秀嶋賢人のはてなブログ

映画監督・NPO法人SocialNetProjectMOVE理事長

命と向き合う教室

人が心にかかえている重荷。それを人は安易に言葉にもしなければ、態度に表したりはしない。

いい子であろうとしてきた人はなおのこと、そうだ。弱音や弱さを吐き出してしまうといこうことは、だれかに救いを求めることにつながる。たとえば、親であれ、年長者であれ、あるいは友人であれ、恋人であれ、歳下のだれかであれ。

救いを求めることがだれかの負担になり、自分のことで心を煩わせることは申し訳ない。そう考えるからだ。

あるいは、他の人にもそれぞれの事情や重荷があるのだから、自分がしっかりしなくては…自分がみんなを支えられるようでなくては…と考える場合もある。

また、そうした当てになる人だという周囲の期待に応えなくてはという思いやそう思われている自分を維持しようというプライドであるかもしれない。

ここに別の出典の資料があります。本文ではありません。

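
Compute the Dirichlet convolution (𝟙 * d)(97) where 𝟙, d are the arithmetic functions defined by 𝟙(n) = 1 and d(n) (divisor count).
(𝟙 * d)(97) = 3

Divisors of 97: [1, 97]. For each d | 97:
  d = 1: 𝟙(1) · d(97/1) = 1 · 2 = 2
  d = 97: 𝟙(97) · d(97/97) = 1 · 1 = 1
Summing: (𝟙 * d)(97) = 2 + 1 = 3.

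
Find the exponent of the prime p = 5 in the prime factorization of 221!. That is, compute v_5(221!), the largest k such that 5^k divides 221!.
v_5(221!) = 53

Legendre's formula: v_p(n!) = Σ_{k ≥ 1} ⌊n / p^k⌋. For p = 5, n = 221, the terms are:
  ⌊221/5^1⌋ = ⌊221/5⌋ = 44
  ⌊221/5^2⌋ = ⌊221/25⌋ = 8
  ⌊221/5^3⌋ = ⌊221/125⌋ = 1
(the next term ⌊221/5^4⌋ = 0, terminating the sum). Summing: v_5(221!) = 44 + 8 + 1 = 53.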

昨日の夜10時から放送された、NHKスペシャル「命と向き合う教室~被災地の15歳1年の記録~」は、震災から子どもたちが抱える心の重荷、闇にしっかり光を当て、宮城県東松山市の中学校を丹念に1年取材したものだった。

震災直後から、被災の記憶をよみがえらせるような話題や指導は多くの教師、地域住民に抵抗があった。

日常の笑顔や元気を装い、装うことで少しずつでも、互いがふれることを避けている心の重荷や闇をやわらげよう…そう考えていたと思うし、いまもそれを続けている人たちは少なくないだろう。

「忘れて前へ進む」「過去を悔やむより、先を見て歩き出す」「失ったものは悲しいけれど、立ち止まっていてはだれも喜ばないし、幸せにはなれない」…。

それらの言葉やその背後にある意識は、人々を前へ進ませるためのものだ。だが、そこにはどこにも、つらさ、悲しさ、悔しさ、無念さを吐き出せる隙間がない。立ち止まって、自分の心と向かう暇(いとま)がない。

そして、それは、心に歪さをつくり、時間が経過するほどに回復できない、しこりや澱(おり)のようなものをつくっていく。

心のケアとかいった臨床心理士やカウンセラーの医療的、メンタル面でのサポートだけではなく、普段、日常的にふれあうだれかが、そのつながりの確かさで、この問題に切り込まなくてはいけないのだ。

いわき市立豊間小での水谷校長の取り組みに、私が強く共感し、取材を続けたのもそれがあったからだ。学校という場は、日常的にこれに切り込む機会と場が与えられている。しかも、大仰に心のケアという題目を設けなくても、いろいろな工夫でそれができる。

このNHKの番組でも、PTSD(心的外傷後ストレス障害)という言葉も、PTG(外傷後成長)という臨床心理用語は出てこない。

だが、保健体育の教師が進める、作文を書き、発表し、さらに、それを子どもたち自身が考え、作文し、さらに、それに影響を受け、自分の発露していなかった思いを人に伝える…という自分と向き合う授業には、それらがしっかり組み込まれていた。

私が福島を福島で終わらせないで、自分たちの地域の課題解決のヒントにしてほしいという願いのひとつに、これがある。

心に重荷やなにがしかの課題を抱えていない人は、この世にひとりとしていない。そこにふれることを避けた方がいいのでは…という配慮という名の人からの撤退は、どの地域にも、人と人が集合するどの場にもあることだ。

だが、そのままにして、日々の時間の慌ただしさに紛らせているだけでは、人の持つ力を引き出すことも、人と人がつながることで生まれる力もつくり出せはしないと思う。

社会から忘れられた人、見捨てられた人をつくらないためには、それを忘れないことだと私は思っている。あなたを忘れない、あなたの声が聴きたい…。そして、共に、傷ついた現実と向き合い、それを忘れるのではなく、受け止めて、前へ進んでいきたい…。

そうすれば、地域でなにを目指していかなくてはいけないのか、社会がなにを目指すべきかのか、そして、国のあり方はどうあるべきなのかが、おのずと見えてくる。

短編映画「みんな生きている」もそれを伝えようとしてる。「命と向き合う教室」とは、命と向き合う国であるということだ。